I have had major troubles with someone who has borderline. What makes it harder is that some of my ocd thoughts revolve around this friend. So as a result, I try to constantly push this friend away. Just seeing this friend causes me incredible torment. Even seeing his name brings feelings of fear. This friend smothers me. Phone calls several times a day, not leaving my house when I ask him to, texting probably fifty messages a day and if I don't reply I get harassed and pursued. Some would call it stalking. He follows me until he finds me. He is so scared that I will leave but the thing he doesn't understand is that by chasing me I am becoming more and more afraid of him. He is terrified that I will abandon him.
I feel bad because i know that I over react because of my anxiety. He is not the only person that I have been afraid of. I get terrified that people are going to harm me. He is not nice alot of the time but other times is so lovely. He says sorry thousands of times and it means nothing to me. He holds me against my will and won't let me go. Sitting on me and stopping me from leaving when he has something that he wants to discuss. I just shut down inside and I don't know what to say.
I feel so trapped. He told me that it didn't matter where I went, that he would follow me there. He said that he couldn't live without me and that he would die. He gets a bit suicidal when I appear to be leaving him. Everytime I try to get some space he freaks out and starts questioning me. No answer I give is right because some of the stuff he says is just his perception and not in touch with reality.

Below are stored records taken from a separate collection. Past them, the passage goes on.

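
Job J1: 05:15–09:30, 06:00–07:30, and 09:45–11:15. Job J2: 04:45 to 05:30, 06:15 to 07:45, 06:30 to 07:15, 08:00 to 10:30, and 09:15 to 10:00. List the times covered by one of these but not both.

Merge the first list: 05:15–09:30, 09:45–11:15.
Merge the second list: 04:45–05:30, 06:15–07:45, 08:00–10:30.
Only in the first: 05:30–06:15, 07:45–08:00, 10:30–11:15.
Only in the second: 04:45–05:15, 09:30–09:45.
Together these are the periods covered by exactly one.

04:45–05:15, 05:30–06:15, 07:45–08:00, 09:30–09:45, 10:30–11:15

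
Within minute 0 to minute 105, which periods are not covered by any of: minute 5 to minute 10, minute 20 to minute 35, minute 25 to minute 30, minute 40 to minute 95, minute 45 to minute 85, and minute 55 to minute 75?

minute 0 to minute 5, minute 10 to minute 20, minute 35 to minute 40, minute 95 to minute 105

Covered (merged): minute 5 to minute 10, minute 20 to minute 35, minute 40 to minute 95.
Complement within minute 0 to minute 105: minute 0 to minute 5, minute 10 to minute 20, minute 35 to minute 40, minute 95 to minute 105.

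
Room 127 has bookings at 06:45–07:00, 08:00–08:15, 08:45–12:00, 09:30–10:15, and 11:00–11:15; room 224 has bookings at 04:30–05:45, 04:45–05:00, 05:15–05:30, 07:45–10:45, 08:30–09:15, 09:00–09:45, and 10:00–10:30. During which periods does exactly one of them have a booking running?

04:30–05:45, 06:45–07:00, 07:45–08:00, 08:15–08:45, 10:45–12:00

A, merged: 06:45–07:00, 08:00–08:15, 08:45–12:00.
B, merged: 04:30–05:45, 07:45–10:45.
A but not B: 06:45–07:00, 10:45–12:00.
B but not A: 04:30–05:45, 07:45–08:00, 08:15–08:45.
Combining gives A △ B.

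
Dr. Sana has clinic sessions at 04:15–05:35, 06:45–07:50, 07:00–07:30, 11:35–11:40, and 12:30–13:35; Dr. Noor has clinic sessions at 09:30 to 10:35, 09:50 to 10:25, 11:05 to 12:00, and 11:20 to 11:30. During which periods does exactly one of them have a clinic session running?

04:15–05:35, 06:45–07:50, 09:30–10:35, 11:05–11:35, 11:40–12:00, 12:30–13:35

First set merges to 04:15–05:35, 06:45–07:50, 11:35–11:40, 12:30–13:35.
Second set merges to 09:30–10:35, 11:05–12:00.
A \ B = 04:15–05:35, 06:45–07:50, 12:30–13:35.
B \ A = 09:30–10:35, 11:05–11:35, 11:40–12:00.
Union of the two gives the symmetric difference.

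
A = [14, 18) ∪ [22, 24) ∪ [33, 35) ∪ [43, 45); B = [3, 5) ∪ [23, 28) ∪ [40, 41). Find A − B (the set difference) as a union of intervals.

[14, 18) ∪ [22, 23) ∪ [33, 35) ∪ [43, 45)

[14, 18) is untouched.
[22, 24) with B removed leaves [22, 23).
[33, 35) is untouched.
[43, 45) is untouched.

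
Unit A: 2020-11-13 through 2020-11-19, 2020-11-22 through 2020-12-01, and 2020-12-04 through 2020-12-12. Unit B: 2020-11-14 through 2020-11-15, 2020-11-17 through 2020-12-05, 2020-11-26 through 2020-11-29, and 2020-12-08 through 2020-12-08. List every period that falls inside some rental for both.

Merge the second list: 2020-11-14 through 2020-11-15, 2020-11-17 through 2020-12-05, 2020-12-08 through 2020-12-08.
2020-11-13 through 2020-11-19 overlaps B on 2020-11-14 through 2020-11-15, 2020-11-17 through 2020-11-19.
2020-11-22 through 2020-12-01 overlaps B on 2020-11-22 through 2020-12-01.
2020-12-04 through 2020-12-12 overlaps B on 2020-12-04 through 2020-12-05, 2020-12-08 through 2020-12-08.

2020-11-14 through 2020-11-15, 2020-11-17 through 2020-11-19, 2020-11-22 through 2020-12-01, 2020-12-04 through 2020-12-05, 2020-12-08 through 2020-12-08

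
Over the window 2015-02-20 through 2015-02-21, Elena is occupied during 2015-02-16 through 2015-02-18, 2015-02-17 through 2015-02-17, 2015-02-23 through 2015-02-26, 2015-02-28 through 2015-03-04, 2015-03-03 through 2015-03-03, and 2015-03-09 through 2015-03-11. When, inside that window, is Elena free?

2015-02-20 through 2015-02-21

Covered (merged): 2015-02-16 through 2015-02-18, 2015-02-23 through 2015-02-26, 2015-02-28 through 2015-03-04, 2015-03-09 through 2015-03-11.
Gaps within 2015-02-20 through 2015-02-21: 2015-02-20 through 2015-02-21.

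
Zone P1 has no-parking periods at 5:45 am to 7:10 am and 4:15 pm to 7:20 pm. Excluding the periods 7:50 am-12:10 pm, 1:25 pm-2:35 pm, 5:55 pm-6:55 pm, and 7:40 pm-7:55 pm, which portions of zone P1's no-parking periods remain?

5:45 am-7:10 am, 4:15 pm-5:55 pm, 6:55 pm-7:20 pm

5:45 am-7:10 am: no B overlap → unchanged.
4:15 pm-7:20 pm minus B → 4:15 pm-5:55 pm, 6:55 pm-7:20 pm.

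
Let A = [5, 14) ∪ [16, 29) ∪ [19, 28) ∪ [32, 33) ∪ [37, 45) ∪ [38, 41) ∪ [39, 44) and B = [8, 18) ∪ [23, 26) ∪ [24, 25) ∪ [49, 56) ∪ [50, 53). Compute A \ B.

First set merges to [5, 14), [16, 29), [32, 33), [37, 45).
Second set merges to [8, 18), [23, 26), [49, 56).
[5, 14) with B removed leaves [5, 8).
[16, 29) with B removed leaves [18, 23), [26, 29).
[32, 33) is untouched.
[37, 45) is untouched.

[5, 8) ∪ [18, 23) ∪ [26, 29) ∪ [32, 33) ∪ [37, 45)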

He says that I'm not spending enough time with him, but the amount of time that he wants to spend with me is very unreasonable. I feel guilty about how I use my time already because the ocd takes up so much of my life. So you can imagine how much distress I feel. He demands that I spend time with him and he will hunt me down until i give in. I have been through this for years and I don't know how to get him away from me. I am sick of the way he treats me. It really hurts. It seems so crazy. It's like the plot for a soap opera, only it is real. It is my life.
This guy is completely obsessed with me and wants to be my friend even if I don't want to be his friend anymore. I have tried to get away so many times but always get sucked back into the friendship. He always says that he's changed but time has shown that he hasn't because of the things he is saying to me. I feel so trapped.
I know that I contribute to the problem as well. I have trouble expressing how i feel because i am so afraid of his reaction. He gets so angry sometimes. I don't pretend to be innocent because I have let it get this bad but it's something I simply cannot seem to get away from. He hasn't been diagnosed with borderline but t told me that it appears that he is borderline and I looked up what the symptoms are. He fits it to a te. He hides himself very well. People only see his fun loving side and also the anger. But I see so much more. I am so frightened of him sometimes that I hide inside my house in the corner. I just don't know if my fear is acceptable. Other people don't react to him like this. I don't know if the fear is just my mental illness or because of the way he is. It's so hard. I see no end to this torture. He either love me so much that he smothers me or he turns into someone who wants me punished when he thinks that I am rejecting him.